Nigerian politician (born 1987)

Adebo Edward Ogundoyin (born 17 February 1987) is a Nigerian politician. He is the current speaker of the Ninth Oyo State House of Assembly and member representing Ibarapa East constituency under the platform of the Peoples Democratic Party (PDP).

He assumed office on 10 June 2019.

== Personal life and education ==
Adebo Edward Ogundoyin is from Ibarapa East constituency, Oyo State. He is a graduate of Babcock University. He was elected to the House to represent the Ibarapa East State Constituency and was elected Speaker of the House without opposition on Monday, 10 June 2019.

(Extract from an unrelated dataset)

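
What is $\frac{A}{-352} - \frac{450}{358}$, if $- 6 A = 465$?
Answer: $- \frac{130655}{126016} \approx -1.0368$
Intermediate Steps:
$A = - \frac{155}{2}$ ($A = \left(- \frac{1}{6}\right) 465 = - \frac{155}{2} \approx -77.5$)
$\frac{A}{-352} - \frac{450}{358} = - \frac{155}{2 \left(-352\right)} - \frac{450}{358} = \left(- \frac{155}{2}\right) \left(- \frac{1}{352}\right) - \frac{225}{179} = \frac{155}{704} - \frac{225}{179} = - \frac{130655}{126016}$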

A second timer, he was first elected into the 8th house of Assembly in 2018 on the platform of the Peoples Democratic Party (PDP) after he won the bye-election, which was held after the death of the former Speaker, Rt. Hon. Michael Adeyemo, who died on Friday, 27 April 2018.

== Family background ==
Adebo Ogundoyin is one of the sons of the late foremost philanthropist and industrialist, Chief Adeseun Ogundoyin. He lost his father, Adeseun Ogundoyin, in 1991 at four years old.
Chief Adeseun Ogundoyin, Alhaji Arisekola Alao, Chief Akanni Aluko dominated the social scene like the roaring lions dominated the jungle in Ibadan during their days.